New Zealand's economic expansion has lost momentum and while the near-term outlook is expected to improve, risks are increasingly tilted to the downside, according to the International Monetary Fund.
The global body of 189 member countries, set up to foster international monetary cooperation, said the expected improvement in the second half of this year and in 2020 largely reflects increased monetary and fiscal policy support, while the terms of trade are expected to continue supporting domestic demand.
"The near-term boost in growth should lead to a positive output gap and a gradual acceleration of inflation towards the 2 per cent mid-point of the RBNZ's target range," the IMF said in its concluding statement describing the preliminary findings of visiting staff.
It noted the current monetary stance fits the subdued inflation conditions. The Reserve Bank lowered the official cash rate from 1.75 per cent to 1.50 per cent in May and is due to make a rate decision today. While it is widely expected to keep rates on hold, the statement will be closely scrutinised to determine whether it might cut rates further.
"With downside risks to growth, employment, and inflation, insufficient monetary accommodation still is a bigger concern than upside risks to inflation if the monetary policy stance turned out to be too expansionary," the IMF said.
In the medium term, the IMF said it expects the output gap - which is where economic growth spurs on inflation - to narrow, with growth slowing to the potential pace. That potential growth is also seen easing as falling net migration moderates the nation's labour supply.
"On the domestic side, the fiscal stimulus could be less expansionary if policy implementation were to be more gradual than expected, and the domestic housing market cooling could morph into a downturn, either because of external shocks or diminished expectations," the IMF said.
On the international front, the IMF said global financial conditions could be tighter and dairy prices could be lower. It noted that "risks to global trade and growth from rising protectionism have increased, and this could have negative spillovers to the New Zealand economy, including through the impact on China and Australia."
It also said that high household debt remains a risk to economic growth and financial stability.

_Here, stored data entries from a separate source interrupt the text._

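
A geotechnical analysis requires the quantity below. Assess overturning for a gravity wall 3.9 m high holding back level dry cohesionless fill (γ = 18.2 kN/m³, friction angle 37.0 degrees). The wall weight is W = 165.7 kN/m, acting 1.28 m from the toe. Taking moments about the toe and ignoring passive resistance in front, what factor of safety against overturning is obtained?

K_a = tan²(45° − 37.0°/2) = 0.2486.
P_a = ½K_aγH² = 0.5×0.2486×18.2×3.9² = 34.41 kN/m, acting at H/3 = 1.300 m above the base.
Overturning moment M_o = P_a × H/3 = 34.41 × 1.300 = 44.73.
Resisting moment M_r = W × 1.28 = 165.7 × 1.28 = 212.1.
FS_overturning = M_r/M_o = 212.1/44.73 = 4.742.

4.74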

The IMF was positive about the government's 2019 budget, saying it "strikes an appropriate balance between supporting policy priorities and maintaining prudent debt levels."
It also said addressing low productivity growth will be central from a well-being perspective.
The IMF team welcomed the introduction of a new research and development tax credit regime, the creation of the New Zealand Infrastructure Commission, and the reform of the vocational education and training sector.
It also welcomed the government's commitment to achieving its emissions targets under the Paris Agreement and the intention to set up a framework for climate change policies.
The IMF said the introduction of a target band for net public debt beyond 2021 "will provide a transparent medium-term public debt anchor for budget decisions, while avoiding the drawbacks of a narrow, time-bound debt target."
According to the IMF, the range provides the flexibility to let automatic stabilisers operate over the cycle and accommodate productive spending when appropriate.
Regarding financial sector resilience, it came out in favour of the Reserve Bank's proposal to increase bank capital adequacy requirements, saying it "would provide for a welcome increase in the resilience of the banking system."